In a retrospective inpatient study of 2541 patients hospitalized with COVID-19, therapy associated with an adjusted reduction in mortality was HCQ alone (hazard ratio [HR] = 0.34, 95% confidence interval [CI] 0.25-0.46, P <0.001) and HCQ with azithromycin (HR = 0.29, 95% CI 0.22-0.40, P <0.001).23 HCQ was approved by the US Food and Drug Administration in 1955, has been used by hundreds of millions of people worldwide since then, is sold over the counter in many countries, and has a well-characterized safety profile that should not raise undue alarm. Although asymptomatic QT prolongation is a well-recognized and infrequent (<1%) complication of HCQ, it is possible that in the setting of acute illness symptomatic arrhythmias could develop. Data safety and monitoring boards have not declared safety concerns in any clinical trial published to date. Rare patients with a personal or family history of prolonged QT syndrome and those on additional QT prolonging, contraindicated drugs (eg, dofetilide, sotalol) should be treated with caution and a plan to monitor the QTc in the ambulatory setting. A typical HCQ regimen is 200 mg bid for 5 days and extended to 30 days for continued symptoms. A minimal sufficient dose of HCQ should be used, because in excessive doses the drug can interfere with early immune response to the virus.

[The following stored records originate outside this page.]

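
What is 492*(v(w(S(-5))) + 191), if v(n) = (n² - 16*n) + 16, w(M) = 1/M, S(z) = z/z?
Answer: 94464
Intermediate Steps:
S(z) = 1
w(M) = 1/M
v(n) = 16 + n² - 16*n
492*(v(w(S(-5))) + 191) = 492*((16 + (1/1)² - 16/1) + 191) = 492*((16 + 1² - 16*1) + 191) = 492*((16 + 1 - 16) + 191) = 492*(1 + 191) = 492*192 = 94464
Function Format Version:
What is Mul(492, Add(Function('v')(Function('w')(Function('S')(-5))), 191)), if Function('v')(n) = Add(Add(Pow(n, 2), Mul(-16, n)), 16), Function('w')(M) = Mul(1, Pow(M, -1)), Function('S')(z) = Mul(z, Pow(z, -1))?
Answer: 94464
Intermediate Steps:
Function('S')(z) = 1
Function('w')(M) = Pow(M, -1)
Function('v')(n) = Add(16, Pow(n, 2), Mul(-16, n))
Mul(492, Add(Function('v')(Function('w')(Function('S')(-5))), 191)) = Mul(492, Add(Add(16, Pow(Pow(1, -1), 2), Mul(-16, Pow(1, -1))), 191)) = Mul(492, Add(Add(16, Pow(1, 2), Mul(-16, 1)), 191)) = Mul(492, Add(Add(16, 1, -16), 191)) = Mul(492, Add(1, 191)) = Mul(492, 192) = 94464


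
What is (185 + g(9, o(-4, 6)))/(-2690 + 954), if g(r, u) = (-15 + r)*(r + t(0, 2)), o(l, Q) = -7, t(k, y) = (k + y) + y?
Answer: -107/1736 ≈ -0.061636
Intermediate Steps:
t(k, y) = k + 2*y
g(r, u) = (-15 + r)*(4 + r) (g(r, u) = (-15 + r)*(r + (0 + 2*2)) = (-15 + r)*(r + (0 + 4)) = (-15 + r)*(r + 4) = (-15 + r)*(4 + r))
(185 + g(9, o(-4, 6)))/(-2690 + 954) = (185 + (-60 + 9² - 11*9))/(-2690 + 954) = (185 + (-60 + 81 - 99))/(-1736) = (185 - 78)*(-1/1736) = 107*(-1/1736) = -107/1736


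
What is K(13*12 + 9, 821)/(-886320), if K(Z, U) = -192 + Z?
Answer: 3/98480 ≈ 3.0463e-5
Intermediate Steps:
K(13*12 + 9, 821)/(-886320) = (-192 + (13*12 + 9))/(-886320) = (-192 + (156 + 9))*(-1/886320) = (-192 + 165)*(-1/886320) = -27*(-1/886320) = 3/98480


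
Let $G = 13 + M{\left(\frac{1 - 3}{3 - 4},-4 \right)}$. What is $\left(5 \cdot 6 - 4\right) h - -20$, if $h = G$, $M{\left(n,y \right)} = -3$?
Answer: $280$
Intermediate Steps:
$G = 10$ ($G = 13 - 3 = 10$)
$h = 10$
$\left(5 \cdot 6 - 4\right) h - -20 = \left(5 \cdot 6 - 4\right) 10 - -20 = \left(30 - 4\right) 10 + 20 = 26 \cdot 10 + 20 = 260 + 20 = 280$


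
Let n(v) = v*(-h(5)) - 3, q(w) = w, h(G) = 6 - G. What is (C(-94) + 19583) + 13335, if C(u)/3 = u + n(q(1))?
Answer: 32624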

>The AJM hasn't recommended anything. AJM has published a paper titled "Pathophysiological Basis and Rationale for Early Outpatient Treatment of SARS-CoV-2 (COVID-19) Infection".
>It hasn't published it "now". It has published it back in August of 2020.
"The American Journal of Medicine, Vol 134, No 1, January 2021", Page 18, shows a treatment algorithm for Covid-19-like and confirmed Covid-19 illness, specifying 200mg of Hydroxochloroquine for patients over the age of 50 or with a single comorbidity.
I'm not talking about the primary study on HCQ, but the treatment algorithm is recent.